The Lord of Darkness Revealed: Playing Flashlight Tag in the Underworld

At the candlelit beginning of the Easter Vigil, the Exultat sings:

Rejoice and sing now, all the round earth,
bright with a glorious splendor,
for darkness has been vanquished by our eternal King.

What do we mean by these things? What is light? What is darkness? Is the darkness vanquished by Easter the simple shroud of the night or is it something more sinister, an evil hidden in the recesses of the human heart that is revealed in all its starkness when Jesus' death causes all the whitewashed tombs to open?

I suspect that my fascination with the dark stems from living more in it than I might care to admit. Although I cannot see it -- it is hard for a diurnal being to navigate by night -- the wise ones assure me that I am more unconscious than awake. The popular culture of literalism abounds with images of the Dark. Children thrill with recognition when it appears. Half my boy students identify with the powerful child Anakin Skywalker. From vampires who hide in the subway to Tolkien’s Sauron, Rowling’s Voldemort and Lucas’ Darth Vader, we look high and low for the lord of this dark and seek to vanquish him, thinking that in so doing, we have done the work of light. But have we? Are these stories correct? Can we vanquish the darkness or is something even greater required? Who, or what, is the Lord of Darkness?
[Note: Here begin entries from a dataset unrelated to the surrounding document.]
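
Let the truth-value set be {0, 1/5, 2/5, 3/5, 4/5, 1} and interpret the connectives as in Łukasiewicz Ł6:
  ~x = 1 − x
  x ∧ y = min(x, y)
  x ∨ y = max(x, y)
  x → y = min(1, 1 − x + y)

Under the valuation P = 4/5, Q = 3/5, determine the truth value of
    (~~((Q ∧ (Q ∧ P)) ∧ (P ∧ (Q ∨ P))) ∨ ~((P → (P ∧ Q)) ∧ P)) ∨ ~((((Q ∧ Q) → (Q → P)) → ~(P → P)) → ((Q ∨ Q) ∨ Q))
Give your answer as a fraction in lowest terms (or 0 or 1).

3/5

Q ∧ P = 3/5 ∧ 4/5 = 3/5
Q ∧ (Q ∧ P) = 3/5 ∧ 3/5 = 3/5
Q ∨ P = 3/5 ∨ 4/5 = 4/5
P ∧ (Q ∨ P) = 4/5 ∧ 4/5 = 4/5
(Q ∧ (Q ∧ P)) ∧ (P ∧ (Q ∨ P)) = 3/5 ∧ 4/5 = 3/5
~((Q ∧ (Q ∧ P)) ∧ (P ∧ (Q ∨ P))) = ~3/5 = 2/5
~~((Q ∧ (Q ∧ P)) ∧ (P ∧ (Q ∨ P))) = ~2/5 = 3/5
P ∧ Q = 4/5 ∧ 3/5 = 3/5
P → (P ∧ Q) = 4/5 → 3/5 = 4/5
(P → (P ∧ Q)) ∧ P = 4/5 ∧ 4/5 = 4/5
~((P → (P ∧ Q)) ∧ P) = ~4/5 = 1/5
~~((Q ∧ (Q ∧ P)) ∧ (P ∧ (Q ∨ P))) ∨ ~((P → (P ∧ Q)) ∧ P) = 3/5 ∨ 1/5 = 3/5
Q ∧ Q = 3/5 ∧ 3/5 = 3/5
Q → P = 3/5 → 4/5 = 1
(Q ∧ Q) → (Q → P) = 3/5 → 1 = 1
P → P = 4/5 → 4/5 = 1
~(P → P) = ~1 = 0
((Q ∧ Q) → (Q → P)) → ~(P → P) = 1 → 0 = 0
Q ∨ Q = 3/5 ∨ 3/5 = 3/5
(Q ∨ Q) ∨ Q = 3/5 ∨ 3/5 = 3/5
(((Q ∧ Q) → (Q → P)) → ~(P → P)) → ((Q ∨ Q) ∨ Q) = 0 → 3/5 = 1
~((((Q ∧ Q) → (Q → P)) → ~(P → P)) → ((Q ∨ Q) ∨ Q)) = ~1 = 0
(~~((Q ∧ (Q ∧ P)) ∧ (P ∧ (Q ∨ P))) ∨ ~((P → (P ∧ Q)) ∧ P)) ∨ ~((((Q ∧ Q) → (Q → P)) → ~(P → P)) → ((Q ∨ Q) ∨ Q)) = 3/5 ∨ 0 = 3/5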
I know this: everybody dreams about him. He’s the monster under the bed, the alligator in the closet, the reason why children are fascinated by dinosaurs and adolescent girls are seduced by strangers. My first remembered dream, dreamed at about the age of four, featured a huge, looming witch who emerged from the shadows to chase me through the night. Much more recently, one of my students dreamed of a soccer ball that rolled into a room where people were eating. Its pulsing black pentagons turned the color of blood. Smoke came out as the soccer ball split in half and turned into a monster which devoured them all. The dreamer survived.

That is a fact about dark lords. We all seem to survive our encounter with them. Even Cedric Diggory, slain by Voldemort in Harry Potter and the Goblet of Fire reemerged in another film as the irresistible vampire Edward Cullen. Death, both in the dream world and in the Gospel is not the end we would have it be. It is, rather, transformation. Transformation is a great deal more complicated than death. Death says only it is all over. Transformation, on the other hand, says it is just only beginning.

This is such a very great mystery that no one has really come close to explaining it. Many have mapped the Paschal Mystery, but a map only shows us the landmarks, not why they are where they are or what they hold in store for us. The map allows us to enter into intriguing and important conversations with our skewed assumptions in a world turned upside down. What is the meaning of an empty tomb? What is the good? Is evil simply the absence of this good or does it have an independent reality of its own? If it has reality of its own, what is the nature of that reality? When we say that Christ was crucified for our sins, does it mean that our sins were laid to rest on the cross or that our sins put him there? What is the saving action that we celebrate during the Easter season? Is it an empty tomb that isn’t really empty because there are angels in it? Is it a resurrection body? And since we are on the subject, what, exactly, is a resurrection body? Mary didn’t recognize Jesus when she saw him, but she knew him when he spoke her name, (in the beginning, after all, was the word); Cleopas and his unnamed companion did not recognize his voice, but they knew him in the breaking of the bread. Paul remains, enigmatically, as one “untimely born,” his vision on the road to Damascus literally blinding.

In psychological terms, the events of the Triduum, the washing of the feet, the arrest in the garden, the strange, nocturnal trial, the cross, the tomb, the resurrection, are all about the release of the unconscious. When Jesus dies on the cross, the earth shakes, the tombs are opened, and everything that was thought to have been put to rest reappears. It is like encountering all the hidden and unacceptable parts of myself, set free in a single, saving act. All that I previously thought to be hideous and embarrassing is all of a sudden blessed. All that I thought was dead is suddenly very much alive. The resurrection wants me whole!

The spiritual life comes not to make me nice, or well behaved, although these might certainly happen, it comes to make me whole.

Meanwhile, the crucifixion teaches that there are very real forces out there that would like to keep me ignorant and in my place.

Like a pilgrim seeking to awaken all that is asleep within, Jesus descended to the dead to free the dead. In darkness did he defeat the darkness, for all that happened in the tomb beyond the reach of human eyes.

But during Easter, we get a glimpse. We can play flashlight tag in the underworld.

"The light shines in the darkness, and the darkness did not overcome it.”